Kusama has been creating her infinity mirrored rooms since 1963, and this particular iteration was created in 2009 and first displayed in Japan. The set-up of mirrors and warm LED lights creates the illusion of a vast, empty void stretching out for eternity, surrounding the viewer (up to two people can enter the room at a time) on all sides, as well as above and below. From outside, the room looks small and unassuming, just a white cube with a door, but inside it encompasses the entire expanse of space and time. It would probably be a really cool location to film a movie fight scene.

The Kusama exhibit also includes the artist’s Narcissus Garden, an installation of mirrored stainless steel spheres that Kusama first displayed at the Venice Biennale in 1966, when she sold each piece for $2. At that time, Kusama was still an art-world outsider, appearing without authorization at one of the most prestigious global art events. Kusama has gone from staging unauthorized performance-art pieces in front of New York City’s Museum of Modern Art to becoming the most successful living female artist in the world, with 5 million museum visitors since 2013.

In Heather Lenz’s recent documentary Kusama: Infinity, the filmmaker charts Kusama’s unlikely career, from her early work in her hometown of Matsumoto, through her days in the 1960s New York City art scene, when her work was displayed alongside the likes of Andy Warhol and Willem de Kooning, through her years of obscurity and her more recent resurgence and worldwide fame. Kusama started her obsession with dots in her artwork at age 10, and first began exploring the concept of infinity in a 1958 painting of the Pacific Ocean.

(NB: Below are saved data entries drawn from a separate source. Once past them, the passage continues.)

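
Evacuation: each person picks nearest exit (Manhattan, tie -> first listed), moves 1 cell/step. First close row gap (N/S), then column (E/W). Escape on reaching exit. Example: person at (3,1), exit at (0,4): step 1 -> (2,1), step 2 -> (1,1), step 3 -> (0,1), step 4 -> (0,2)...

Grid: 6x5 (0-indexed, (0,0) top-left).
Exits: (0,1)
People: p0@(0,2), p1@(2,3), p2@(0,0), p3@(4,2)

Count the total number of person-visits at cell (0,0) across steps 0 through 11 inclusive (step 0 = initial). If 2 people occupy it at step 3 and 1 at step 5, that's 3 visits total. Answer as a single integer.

Step 0: p0@(0,2) p1@(2,3) p2@(0,0) p3@(4,2) -> at (0,0): 1 [p2], cum=1
Step 1: p0@ESC p1@(1,3) p2@ESC p3@(3,2) -> at (0,0): 0 [-], cum=1
Step 2: p0@ESC p1@(0,3) p2@ESC p3@(2,2) -> at (0,0): 0 [-], cum=1
Step 3: p0@ESC p1@(0,2) p2@ESC p3@(1,2) -> at (0,0): 0 [-], cum=1
Step 4: p0@ESC p1@ESC p2@ESC p3@(0,2) -> at (0,0): 0 [-], cum=1
Step 5: p0@ESC p1@ESC p2@ESC p3@ESC -> at (0,0): 0 [-], cum=1
Total visits = 1

Answer: 1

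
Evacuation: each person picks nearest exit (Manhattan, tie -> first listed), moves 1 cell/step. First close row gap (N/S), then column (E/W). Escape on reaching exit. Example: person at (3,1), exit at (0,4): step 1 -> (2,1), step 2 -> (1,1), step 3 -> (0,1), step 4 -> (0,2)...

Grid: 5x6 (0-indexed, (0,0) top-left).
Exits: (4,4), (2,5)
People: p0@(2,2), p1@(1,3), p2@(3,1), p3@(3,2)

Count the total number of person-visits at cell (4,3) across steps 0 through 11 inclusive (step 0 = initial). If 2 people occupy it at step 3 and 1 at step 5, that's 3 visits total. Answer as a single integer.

Answer: 2

Derivation:
Step 0: p0@(2,2) p1@(1,3) p2@(3,1) p3@(3,2) -> at (4,3): 0 [-], cum=0
Step 1: p0@(2,3) p1@(2,3) p2@(4,1) p3@(4,2) -> at (4,3): 0 [-], cum=0
Step 2: p0@(2,4) p1@(2,4) p2@(4,2) p3@(4,3) -> at (4,3): 1 [p3], cum=1
Step 3: p0@ESC p1@ESC p2@(4,3) p3@ESC -> at (4,3): 1 [p2], cum=2
Step 4: p0@ESC p1@ESC p2@ESC p3@ESC -> at (4,3): 0 [-], cum=2
Total visits = 2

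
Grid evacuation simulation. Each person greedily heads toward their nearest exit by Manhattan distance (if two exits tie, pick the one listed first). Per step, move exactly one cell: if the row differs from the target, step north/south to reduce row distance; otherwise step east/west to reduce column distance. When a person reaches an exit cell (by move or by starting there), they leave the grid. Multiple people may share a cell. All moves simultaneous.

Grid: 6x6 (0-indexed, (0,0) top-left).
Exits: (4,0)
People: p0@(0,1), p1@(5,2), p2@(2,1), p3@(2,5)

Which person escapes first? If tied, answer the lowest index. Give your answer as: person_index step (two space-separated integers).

Step 1: p0:(0,1)->(1,1) | p1:(5,2)->(4,2) | p2:(2,1)->(3,1) | p3:(2,5)->(3,5)
Step 2: p0:(1,1)->(2,1) | p1:(4,2)->(4,1) | p2:(3,1)->(4,1) | p3:(3,5)->(4,5)
Step 3: p0:(2,1)->(3,1) | p1:(4,1)->(4,0)->EXIT | p2:(4,1)->(4,0)->EXIT | p3:(4,5)->(4,4)
Step 4: p0:(3,1)->(4,1) | p1:escaped | p2:escaped | p3:(4,4)->(4,3)
Step 5: p0:(4,1)->(4,0)->EXIT | p1:escaped | p2:escaped | p3:(4,3)->(4,2)
Step 6: p0:escaped | p1:escaped | p2:escaped | p3:(4,2)->(4,1)
Step 7: p0:escaped | p1:escaped | p2:escaped | p3:(4,1)->(4,0)->EXIT
Exit steps: [5, 3, 3, 7]
First to escape: p1 at step 3

Answer: 1 3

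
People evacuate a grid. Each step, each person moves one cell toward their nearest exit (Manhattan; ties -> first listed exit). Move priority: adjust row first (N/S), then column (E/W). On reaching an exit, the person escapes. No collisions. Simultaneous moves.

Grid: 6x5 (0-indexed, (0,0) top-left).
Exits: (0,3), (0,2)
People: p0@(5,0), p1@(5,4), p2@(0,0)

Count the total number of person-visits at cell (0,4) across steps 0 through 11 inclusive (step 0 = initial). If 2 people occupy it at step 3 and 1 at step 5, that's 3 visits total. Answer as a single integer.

Answer: 1

Derivation:
Step 0: p0@(5,0) p1@(5,4) p2@(0,0) -> at (0,4): 0 [-], cum=0
Step 1: p0@(4,0) p1@(4,4) p2@(0,1) -> at (0,4): 0 [-], cum=0
Step 2: p0@(3,0) p1@(3,4) p2@ESC -> at (0,4): 0 [-], cum=0
Step 3: p0@(2,0) p1@(2,4) p2@ESC -> at (0,4): 0 [-], cum=0
Step 4: p0@(1,0) p1@(1,4) p2@ESC -> at (0,4): 0 [-], cum=0
Step 5: p0@(0,0) p1@(0,4) p2@ESC -> at (0,4): 1 [p1], cum=1
Step 6: p0@(0,1) p1@ESC p2@ESC -> at (0,4): 0 [-], cum=1
Step 7: p0@ESC p1@ESC p2@ESC -> at (0,4): 0 [-], cum=1
Total visits = 1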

“My work is based on developing my psychological problems into art,” Kusama says in the documentary, and she’s been a resident of a Tokyo mental institution since 1977. That arrangement, with her art studio nearby, has given her the stability she needs to create, and her openness about her struggles with mental illness, and how it’s reflected in her work, is both inspirational and moving.

At nearly 90, Kusama is still working diligently, with a wider audience than ever before. “Now that my life is in the last phase, I am putting all of my energy into my art,” she says in Infinity. “I hope that the power of art can make the world more peaceful.” Now anyone in Vegas can experience a bit of that beauty and peace, 45 seconds at a time.